I had a crazy dream last night. I think it had some root in walking on an overpass yesterday; I was walking on the right side and looking over my left shoulder to see if the bus was coming and if I had to run to the stop but every time I looked I would sort of lose my balance just a little bit and move a little bit closer to traffic. The railing on my right was low as well and on the other side was a 50 drop onto a 6 lane freeway. It was really weird, I don't know if it was vertigo, fear of the railing or whatnot but I felt really wonky and not quite all there. I don't know if this means thought of suicide, but the thought came into my head about what it would be like to jump off this railing. It's really easy to do, just climb up and step over, I wonder what that would feel like down there. Again, I'm not suicidal, just a strange though.

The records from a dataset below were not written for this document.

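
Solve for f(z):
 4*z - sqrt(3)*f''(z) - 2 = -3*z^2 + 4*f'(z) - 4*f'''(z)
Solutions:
 f(z) = C1 + C2*exp(z*(sqrt(3) + sqrt(67))/8) + C3*exp(z*(-sqrt(67) + sqrt(3))/8) + z^3/4 - 3*sqrt(3)*z^2/16 + z^2/2 - sqrt(3)*z/4 + 41*z/32


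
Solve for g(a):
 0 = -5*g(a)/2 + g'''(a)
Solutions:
 g(a) = C3*exp(2^(2/3)*5^(1/3)*a/2) + (C1*sin(2^(2/3)*sqrt(3)*5^(1/3)*a/4) + C2*cos(2^(2/3)*sqrt(3)*5^(1/3)*a/4))*exp(-2^(2/3)*5^(1/3)*a/4)


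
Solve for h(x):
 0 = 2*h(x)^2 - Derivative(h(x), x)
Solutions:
 h(x) = -1/(C1 + 2*x)


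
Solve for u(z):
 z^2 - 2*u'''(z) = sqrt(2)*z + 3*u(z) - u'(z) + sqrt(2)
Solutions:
 u(z) = C1*exp(6^(1/3)*z*(6^(1/3)/(sqrt(723) + 27)^(1/3) + (sqrt(723) + 27)^(1/3))/12)*sin(2^(1/3)*3^(1/6)*z*(-3^(2/3)*(sqrt(723) + 27)^(1/3) + 3*2^(1/3)/(sqrt(723) + 27)^(1/3))/12) + C2*exp(6^(1/3)*z*(6^(1/3)/(sqrt(723) + 27)^(1/3) + (sqrt(723) + 27)^(1/3))/12)*cos(2^(1/3)*3^(1/6)*z*(-3^(2/3)*(sqrt(723) + 27)^(1/3) + 3*2^(1/3)/(sqrt(723) + 27)^(1/3))/12) + C3*exp(-6^(1/3)*z*(6^(1/3)/(sqrt(723) + 27)^(1/3) + (sqrt(723) + 27)^(1/3))/6) + z^2/3 - sqrt(2)*z/3 + 2*z/9 - 4*sqrt(2)/9 + 2/27


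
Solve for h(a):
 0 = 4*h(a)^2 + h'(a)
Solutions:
 h(a) = 1/(C1 + 4*a)


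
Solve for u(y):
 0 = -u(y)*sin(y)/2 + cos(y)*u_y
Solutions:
 u(y) = C1/sqrt(cos(y))


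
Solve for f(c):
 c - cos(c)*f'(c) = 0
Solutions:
 f(c) = C1 + Integral(c/cos(c), c)


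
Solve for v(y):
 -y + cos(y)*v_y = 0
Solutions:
 v(y) = C1 + Integral(y/cos(y), y)


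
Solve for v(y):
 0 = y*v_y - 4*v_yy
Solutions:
 v(y) = C1 + C2*erfi(sqrt(2)*y/4)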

Anyways in the dream I had I was on a rock over the water (a rock I knew) and for whatever reason could not keep my balance to stay on the rock. Below this rock in the water is another rock that could kill if you hit your head on it. So I lose my balance and fall from the top of the rock but I manage to grab the edge with my hand, knowing the danger of falling onto the rock below in the water. I know if I can't pull myself up I have to push myself away from the rock as hard as I can when I let go so I can clear the rock below and land in the deep water. As my hand is slipping I doubt my ability to push myself out that far, but it keeps slipping further and as it lets go I push off. As I'm in the air I'm thinking 50/50 rock or water; and then I feel the water surround me as my body plunges into the deep part.
In a state of relief and comfort of the soft liquid enveloping my body I swim my way back to shore.
In real life I'm a wreck with the worst common cold I have ever had. No social life, strung out, tired, lots of work to do, and it all feels like I'm about to crash. Hopefully I don't.